Thankfully, even a second-rate telling of Journey’s End is a bloody good watch. Saul Dibb might direct it routinely, but the routine is well-oiled. The central performances are all strong. Claflin is as good as you would expect as the stubborn Stanhope, a must-see for any fan of the actor that wants to see him handle something with more meat than usual. Paul Bettany is the show-stealer, as the softer part of Osborne. He anchors the script, but refuses to let the part wander into a pleasant background performance, as the writing often threatens to do. It is the anger and sadness hiding behind the cheery tones, as we see Osborne, a man who has probably seen as much violence as Stanhope has, refuse to fall into the same state of despair.

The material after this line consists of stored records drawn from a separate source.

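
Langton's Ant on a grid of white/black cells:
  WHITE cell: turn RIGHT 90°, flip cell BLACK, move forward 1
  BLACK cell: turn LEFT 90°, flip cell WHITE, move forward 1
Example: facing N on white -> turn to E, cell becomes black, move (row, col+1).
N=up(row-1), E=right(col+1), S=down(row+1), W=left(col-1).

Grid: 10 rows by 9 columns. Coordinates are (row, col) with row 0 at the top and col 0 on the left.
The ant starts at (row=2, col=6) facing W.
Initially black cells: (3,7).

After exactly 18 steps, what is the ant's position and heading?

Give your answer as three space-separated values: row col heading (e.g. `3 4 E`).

Answer: 3 5 E

Derivation:
Step 1: on WHITE (2,6): turn R to N, flip to black, move to (1,6). |black|=2
Step 2: on WHITE (1,6): turn R to E, flip to black, move to (1,7). |black|=3
Step 3: on WHITE (1,7): turn R to S, flip to black, move to (2,7). |black|=4
Step 4: on WHITE (2,7): turn R to W, flip to black, move to (2,6). |black|=5
Step 5: on BLACK (2,6): turn L to S, flip to white, move to (3,6). |black|=4
Step 6: on WHITE (3,6): turn R to W, flip to black, move to (3,5). |black|=5
Step 7: on WHITE (3,5): turn R to N, flip to black, move to (2,5). |black|=6
Step 8: on WHITE (2,5): turn R to E, flip to black, move to (2,6). |black|=7
Step 9: on WHITE (2,6): turn R to S, flip to black, move to (3,6). |black|=8
Step 10: on BLACK (3,6): turn L to E, flip to white, move to (3,7). |black|=7
Step 11: on BLACK (3,7): turn L to N, flip to white, move to (2,7). |black|=6
Step 12: on BLACK (2,7): turn L to W, flip to white, move to (2,6). |black|=5
Step 13: on BLACK (2,6): turn L to S, flip to white, move to (3,6). |black|=4
Step 14: on WHITE (3,6): turn R to W, flip to black, move to (3,5). |black|=5
Step 15: on BLACK (3,5): turn L to S, flip to white, move to (4,5). |black|=4
Step 16: on WHITE (4,5): turn R to W, flip to black, move to (4,4). |black|=5
Step 17: on WHITE (4,4): turn R to N, flip to black, move to (3,4). |black|=6
Step 18: on WHITE (3,4): turn R to E, flip to black, move to (3,5). |black|=7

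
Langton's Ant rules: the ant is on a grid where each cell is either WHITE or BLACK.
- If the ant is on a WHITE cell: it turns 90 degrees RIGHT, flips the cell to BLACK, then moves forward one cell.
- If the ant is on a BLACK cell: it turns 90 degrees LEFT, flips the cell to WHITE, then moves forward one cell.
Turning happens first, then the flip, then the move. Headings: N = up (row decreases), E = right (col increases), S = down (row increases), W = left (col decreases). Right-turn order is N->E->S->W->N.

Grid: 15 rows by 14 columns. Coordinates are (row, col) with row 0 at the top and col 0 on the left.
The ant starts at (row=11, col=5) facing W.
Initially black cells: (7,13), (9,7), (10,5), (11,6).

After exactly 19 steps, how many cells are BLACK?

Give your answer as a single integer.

Step 1: on WHITE (11,5): turn R to N, flip to black, move to (10,5). |black|=5
Step 2: on BLACK (10,5): turn L to W, flip to white, move to (10,4). |black|=4
Step 3: on WHITE (10,4): turn R to N, flip to black, move to (9,4). |black|=5
Step 4: on WHITE (9,4): turn R to E, flip to black, move to (9,5). |black|=6
Step 5: on WHITE (9,5): turn R to S, flip to black, move to (10,5). |black|=7
Step 6: on WHITE (10,5): turn R to W, flip to black, move to (10,4). |black|=8
Step 7: on BLACK (10,4): turn L to S, flip to white, move to (11,4). |black|=7
Step 8: on WHITE (11,4): turn R to W, flip to black, move to (11,3). |black|=8
Step 9: on WHITE (11,3): turn R to N, flip to black, move to (10,3). |black|=9
Step 10: on WHITE (10,3): turn R to E, flip to black, move to (10,4). |black|=10
Step 11: on WHITE (10,4): turn R to S, flip to black, move to (11,4). |black|=11
Step 12: on BLACK (11,4): turn L to E, flip to white, move to (11,5). |black|=10
Step 13: on BLACK (11,5): turn L to N, flip to white, move to (10,5). |black|=9
Step 14: on BLACK (10,5): turn L to W, flip to white, move to (10,4). |black|=8
Step 15: on BLACK (10,4): turn L to S, flip to white, move to (11,4). |black|=7
Step 16: on WHITE (11,4): turn R to W, flip to black, move to (11,3). |black|=8
Step 17: on BLACK (11,3): turn L to S, flip to white, move to (12,3). |black|=7
Step 18: on WHITE (12,3): turn R to W, flip to black, move to (12,2). |black|=8
Step 19: on WHITE (12,2): turn R to N, flip to black, move to (11,2). |black|=9

Answer: 9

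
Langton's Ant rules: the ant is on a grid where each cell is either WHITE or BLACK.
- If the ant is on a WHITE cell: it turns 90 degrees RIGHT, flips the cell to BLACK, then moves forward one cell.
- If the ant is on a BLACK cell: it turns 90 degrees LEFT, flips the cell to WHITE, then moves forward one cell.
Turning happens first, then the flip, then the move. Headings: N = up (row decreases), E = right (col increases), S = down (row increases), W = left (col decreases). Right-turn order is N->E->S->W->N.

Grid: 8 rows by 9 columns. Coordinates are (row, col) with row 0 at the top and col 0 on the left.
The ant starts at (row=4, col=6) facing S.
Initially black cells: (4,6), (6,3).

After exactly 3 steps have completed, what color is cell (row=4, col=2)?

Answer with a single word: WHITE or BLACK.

Answer: WHITE

Derivation:
Step 1: on BLACK (4,6): turn L to E, flip to white, move to (4,7). |black|=1
Step 2: on WHITE (4,7): turn R to S, flip to black, move to (5,7). |black|=2
Step 3: on WHITE (5,7): turn R to W, flip to black, move to (5,6). |black|=3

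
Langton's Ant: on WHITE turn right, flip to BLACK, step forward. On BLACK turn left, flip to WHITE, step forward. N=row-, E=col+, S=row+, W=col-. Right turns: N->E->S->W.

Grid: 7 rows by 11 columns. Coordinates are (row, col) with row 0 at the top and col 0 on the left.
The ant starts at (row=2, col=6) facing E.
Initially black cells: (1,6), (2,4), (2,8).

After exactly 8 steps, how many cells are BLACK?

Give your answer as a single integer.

Step 1: on WHITE (2,6): turn R to S, flip to black, move to (3,6). |black|=4
Step 2: on WHITE (3,6): turn R to W, flip to black, move to (3,5). |black|=5
Step 3: on WHITE (3,5): turn R to N, flip to black, move to (2,5). |black|=6
Step 4: on WHITE (2,5): turn R to E, flip to black, move to (2,6). |black|=7
Step 5: on BLACK (2,6): turn L to N, flip to white, move to (1,6). |black|=6
Step 6: on BLACK (1,6): turn L to W, flip to white, move to (1,5). |black|=5
Step 7: on WHITE (1,5): turn R to N, flip to black, move to (0,5). |black|=6
Step 8: on WHITE (0,5): turn R to E, flip to black, move to (0,6). |black|=7

Answer: 7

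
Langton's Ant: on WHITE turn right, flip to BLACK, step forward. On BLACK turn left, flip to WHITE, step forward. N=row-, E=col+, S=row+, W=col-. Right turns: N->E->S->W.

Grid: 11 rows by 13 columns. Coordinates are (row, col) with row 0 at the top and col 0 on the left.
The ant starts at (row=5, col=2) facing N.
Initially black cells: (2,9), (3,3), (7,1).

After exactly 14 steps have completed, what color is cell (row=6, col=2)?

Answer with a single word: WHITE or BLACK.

Answer: BLACK

Derivation:
Step 1: on WHITE (5,2): turn R to E, flip to black, move to (5,3). |black|=4
Step 2: on WHITE (5,3): turn R to S, flip to black, move to (6,3). |black|=5
Step 3: on WHITE (6,3): turn R to W, flip to black, move to (6,2). |black|=6
Step 4: on WHITE (6,2): turn R to N, flip to black, move to (5,2). |black|=7
Step 5: on BLACK (5,2): turn L to W, flip to white, move to (5,1). |black|=6
Step 6: on WHITE (5,1): turn R to N, flip to black, move to (4,1). |black|=7
Step 7: on WHITE (4,1): turn R to E, flip to black, move to (4,2). |black|=8
Step 8: on WHITE (4,2): turn R to S, flip to black, move to (5,2). |black|=9
Step 9: on WHITE (5,2): turn R to W, flip to black, move to (5,1). |black|=10
Step 10: on BLACK (5,1): turn L to S, flip to white, move to (6,1). |black|=9
Step 11: on WHITE (6,1): turn R to W, flip to black, move to (6,0). |black|=10
Step 12: on WHITE (6,0): turn R to N, flip to black, move to (5,0). |black|=11
Step 13: on WHITE (5,0): turn R to E, flip to black, move to (5,1). |black|=12
Step 14: on WHITE (5,1): turn R to S, flip to black, move to (6,1). |black|=13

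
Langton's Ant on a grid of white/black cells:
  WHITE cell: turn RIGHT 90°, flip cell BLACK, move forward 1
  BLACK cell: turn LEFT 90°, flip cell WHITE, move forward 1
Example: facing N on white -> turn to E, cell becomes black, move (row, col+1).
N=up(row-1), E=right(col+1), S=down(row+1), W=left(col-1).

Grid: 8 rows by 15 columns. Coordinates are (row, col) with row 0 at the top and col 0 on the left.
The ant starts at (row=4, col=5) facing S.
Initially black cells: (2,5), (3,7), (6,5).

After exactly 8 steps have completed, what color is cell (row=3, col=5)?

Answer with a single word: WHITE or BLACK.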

But overall, it is the entire cast as a team that gives the film its power. The gentle camaraderie as the men dance around the fact that planning for any future is likely to be futile. False promises are made that no one believes, yet everyone clings to that hope regardless. The commanding officers are cruelly heartless, giving Journey’s End this state of helplessness that any decent World War I film thrives off of. And Saul Dibb keeps the ending of the play fairly open-ended. Did the men survive? Or are they so far gone, their fates, ultimately, do not matter?

Final Verdict: Dibb’s Journey’s End strikes the audience as a film that could have been a little more dimensional, yet remains a solid watch regardless.